Bárbara Wagner e Benjamin de Burca representarão Brasil na Bienal de Veneza

Artistas retratam o universo kitsch do país e ocupam em maio o pavilhão nacional na mostra

Silas Martí
São Paulo

O Brasil de Bárbara Wagner, artista escalada para representar o país na próxima Bienal de Veneza, não vai a vernissages. Seus primeiros retratos de uma periferia flagrada à luz do glamour fake das revistas de moda mostravam o que muitos pensam ser o lado mais real e profundo do gigante latino-americano.

Na praia menos charmosa e mais popular do Recife, ela voltou suas lentes —e um flash corrosivo— a corpos negros e pardos torrando sob o sol, o maço de cigarros Hollywood levado no decote de um biquíni, copos de cerveja brilhando ao meio-dia, engradados e isopores desfilando de mão em mão diante do mar.

Era documental, só que não. O olhar duro, impiedoso com quem nunca frequentaria os editoriais assépticos construídos para seduzir o beau monde, vinha calibrado por uma ambivalência de fundo.

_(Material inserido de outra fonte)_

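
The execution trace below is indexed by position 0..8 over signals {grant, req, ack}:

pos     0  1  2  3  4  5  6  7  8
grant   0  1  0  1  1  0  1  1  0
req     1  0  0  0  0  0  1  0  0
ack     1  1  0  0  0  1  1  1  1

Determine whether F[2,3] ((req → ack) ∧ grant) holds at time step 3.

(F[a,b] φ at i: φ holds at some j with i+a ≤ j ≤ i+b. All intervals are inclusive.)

Holds

Check ((req → ack) ∧ grant) at each j in [5,6]:
  j=5: false
  j=6: true
Found at j=6 → formula holds.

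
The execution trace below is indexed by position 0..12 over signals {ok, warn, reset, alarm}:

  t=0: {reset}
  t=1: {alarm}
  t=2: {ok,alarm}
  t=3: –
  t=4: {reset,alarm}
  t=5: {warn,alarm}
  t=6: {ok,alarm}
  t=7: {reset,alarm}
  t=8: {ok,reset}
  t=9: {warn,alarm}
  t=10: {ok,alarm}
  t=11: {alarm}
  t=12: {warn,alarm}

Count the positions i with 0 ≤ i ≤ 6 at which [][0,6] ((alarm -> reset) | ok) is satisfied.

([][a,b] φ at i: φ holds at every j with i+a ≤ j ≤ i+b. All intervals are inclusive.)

Evaluate at each i in [0,6]:
  i=0: ✗ (fails at j=1)
  i=1: ✗ (fails at j=1)
  i=2: ✗ (fails at j=5)
  i=3: ✗ (fails at j=5)
  i=4: ✗ (fails at j=5)
  i=5: ✗ (fails at j=5)
  i=6: ✗ (fails at j=9)
Positions where it holds: {} → 0.

0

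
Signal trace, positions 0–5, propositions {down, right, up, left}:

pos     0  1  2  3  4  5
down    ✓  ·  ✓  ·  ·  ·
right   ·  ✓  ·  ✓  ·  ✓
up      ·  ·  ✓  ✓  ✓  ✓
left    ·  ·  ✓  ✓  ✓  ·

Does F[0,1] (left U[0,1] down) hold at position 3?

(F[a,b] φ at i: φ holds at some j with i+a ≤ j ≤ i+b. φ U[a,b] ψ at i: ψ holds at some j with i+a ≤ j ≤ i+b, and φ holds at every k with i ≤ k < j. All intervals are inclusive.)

Check (left U[0,1] down) at each j in [3,4]:
  j=3: fails
  j=4: fails
No position in the window satisfies it → formula fails.

Does not hold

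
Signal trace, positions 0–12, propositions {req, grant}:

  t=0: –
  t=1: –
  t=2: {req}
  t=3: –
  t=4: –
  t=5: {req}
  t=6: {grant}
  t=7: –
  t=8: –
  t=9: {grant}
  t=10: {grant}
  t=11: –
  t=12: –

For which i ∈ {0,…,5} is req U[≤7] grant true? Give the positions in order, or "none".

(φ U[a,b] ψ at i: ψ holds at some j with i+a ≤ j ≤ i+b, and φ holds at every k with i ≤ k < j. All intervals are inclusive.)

5

Evaluate at each i in [0,5]:
  i=0: ✗ (lhs fails at k=0 before rhs at j=6)
  i=1: ✗ (lhs fails at k=1 before rhs at j=6)
  i=2: ✗ (lhs fails at k=3 before rhs at j=6)
  i=3: ✗ (lhs fails at k=3 before rhs at j=6)
  i=4: ✗ (lhs fails at k=4 before rhs at j=6)
  i=5: ✓ (rhs at j=6; lhs holds on [5,5])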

Seus homens e mulheres se transfiguram nas imagens —deixam de ser gente como a gente para se tornar exóticos espécimes de uma terra tropical de gosto um tanto medonho.

Dez anos depois de "Brasília Teimosa", a série que levou Wagner a estrear no Masp e despertar a atenção da crítica, ela chega, ao lado do parceiro alemão Benjamin de Burca, à mais tradicional mostra de arte contemporânea do mundo num momento de incerteza.

Ralph Rugoff, o americano à frente da mostra italiana marcada para maio do ano que vem, não determinou um tema para a exposição, seguindo a tendência entre curadores de deixar tudo nas mãos dos artistas, como Gabriel Pérez-Barreiro acaba de fazer na Bienal de São Paulo.

O espanhol, que não escalou Wagner e Burca para a mostra recém-encerrada no Ibirapuera, decidiu, no entanto, levar a dupla a Veneza —uma regra não escrita da Bienal determina que o diretor artístico da mostra em São Paulo também aponte os representantes do país no evento da cidade italiana.

Lá, os artistas, que juntos trocaram as séries fotográficas pela criação de curtas autorais, devem mostrar um filme inédito, adiantando que será um musical, a exemplo de "Estás Vendo Coisas", obra que retrata a cena brega do Recife e que estreou na Bienal paulistana há dois anos.

 

"Eles têm um olhar muito sofisticado, pouco panfletário e muito genuíno sobre a diversidade da cultura brasileira", diz Pérez-Barreiro. "É um olhar muito humano, nada moralista ou censurador."

Mas a indicação deles para o pavilhão nos Giardini quase espanta. Enquanto a Bienal de São Paulo sofreu duros ataques da crítica por se ancorar num escapismo formalista diante de um mundo pegando fogo do lado de fora do parque, a seleção de Veneza traz artistas que retratam sem dó e sem vergonha a realidade ao mesmo tempo kitsch e deslumbrante de cantores evangélicos, funkeiros, farofeiros e drag queens.

É uma celebração muitas vezes ambígua de modas e gostos vernaculares do Brasil, o real mais do que real que, nas palavras de Wagner, muitas vezes nem se parece com arte.

Faz sentido. O diretor artístico da mostra italiana, mesmo não tendo poderes sobre a escolha de cada país para o seu pavilhão, espera ver ali as reações de artistas à atualidade que chama de "tempos interessantes", no caso, um mundo em convulsão em meio a tempestades de fake news.

"Nosso trabalho é documental como ponto de partida, mas caminha para a construção de uma fábula", diz Wagner. "É uma suspensão da convicção, da certeza. Os filmes abrem espaço para outros julgamentos, e neles as pessoas encontram seus próprios medos e preconceitos", acrescenta Burca, que trabalha ao lado da mulher há sete anos.

"O sentido político dos trabalhos está na expressão, no corpo, na voz e nos gestos dos retratados", afirma Wagner.